Monday, 11 February 2008

‘The Long Price (A Shadow in Summer)’ – Daniel Abraham (Orbit Books)

One of my New Year’s resolutions (regarding what I read) is to tackle some of the larger books I was sent last year but never got round to. One of these is the Orbit edition collecting the first two books of Daniel Abraham’s ‘The Long Price Quartet’, ‘A Shadow in Summer’ and ‘A Betrayal in Winter’. I’ve failed my New Year’s resolution straight away as I’ve finished the first book but will take a little break before starting the second, hopefully the review will help you understand why…

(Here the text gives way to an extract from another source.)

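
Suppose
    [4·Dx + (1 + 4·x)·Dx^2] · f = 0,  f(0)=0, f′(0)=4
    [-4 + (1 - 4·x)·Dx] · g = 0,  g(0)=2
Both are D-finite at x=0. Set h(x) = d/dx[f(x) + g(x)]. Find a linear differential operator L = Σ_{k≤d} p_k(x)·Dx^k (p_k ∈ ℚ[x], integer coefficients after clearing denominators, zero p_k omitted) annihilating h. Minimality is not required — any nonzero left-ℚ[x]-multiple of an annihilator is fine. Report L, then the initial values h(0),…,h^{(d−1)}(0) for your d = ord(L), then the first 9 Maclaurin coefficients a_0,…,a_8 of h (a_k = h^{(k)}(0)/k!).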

The Summer City of Saraykeht is pre-eminent among the city-states of the Khaiem and this is in no small part due to the Poets and the power they wield through the andat, sorcerous thought given human thought and function. Not everyone can master the andat and, despite the rewards, there are also some that will choose not to. Otah-Kvo is one such man and ‘A Shadow in Summer’ tells the tale of his struggle to find his own life; only to find himself amidst the schemes of foreign powers, vengeful citizens and Saraykeht’s own andat ‘Seedless’. The fate of the city hangs in the balance, maybe the fate of the Khaiem themselves.

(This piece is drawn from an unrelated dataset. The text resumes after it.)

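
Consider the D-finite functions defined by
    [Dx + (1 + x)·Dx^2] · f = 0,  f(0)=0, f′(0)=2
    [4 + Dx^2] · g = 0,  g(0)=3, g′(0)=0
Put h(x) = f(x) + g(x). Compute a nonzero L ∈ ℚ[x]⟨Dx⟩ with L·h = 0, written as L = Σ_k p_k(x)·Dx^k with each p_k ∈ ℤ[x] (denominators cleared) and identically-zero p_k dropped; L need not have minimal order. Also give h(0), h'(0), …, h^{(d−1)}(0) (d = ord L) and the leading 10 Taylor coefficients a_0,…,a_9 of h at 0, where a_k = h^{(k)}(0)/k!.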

The very first thing that struck me about ‘A Shadow in Summer’ was the sheer level of detail and thought that had gone into creating this world. This isn’t a place that simply serves as the backdrop to the story, ‘The World’ (that’s what it’s called, check out the map) is an entity that lives and breathes in its own right. It’s a place that’s so intricately presented that you could almost forget the story and spend a few pages in the tea-shops, at the Poet’s house or walking along the seafront. It also made a welcome change to see evidence of oriental culture, as the underpinning concept of this world, rather the usual ‘Medieval Europe’ tropes. This emphasis on detail can sometimes become ‘over-emphasis’ and it sometimes feels as if the story itself slows down to a crawl (the main reason why I’m taking a break between books), this is also the case when the plot centres around the relationships between principal characters. I’ll freely admit that I found myself really getting bogged down in detail early on and was seriously considering putting the book down for something else. I stuck with it though and am really glad I did. While this may be a book that spends it’s entire time setting things up for future instalments it’s something that also deserves attention in terms of the sheer ‘epic feel’ of the story and the history that underpins it. Characterisation is superb as well and is indicative of Abraham’s ability to move effortlessly between the politics of nations and the relationships of their citizens, putting equal emphasis on each. Whilst Otah-Kvo is the main character the dynamics that really struck me were those between the Poet Heshai and the Andat, two creatures who hate each other but cannot survive alone. When you find out the reason for this I defy you not to feel a little sad for them both.
The book ends on a slightly low-key note but it is clear that the seeds have been sown for momentous things to happen in future books, I’ll be there to see what happens.
‘A Shadow in Summer’ is a difficult book to get into and, at the same time, it demands your absolute attention. If you’re reading it, stick with it and I think you’ll get a lot out of this tale.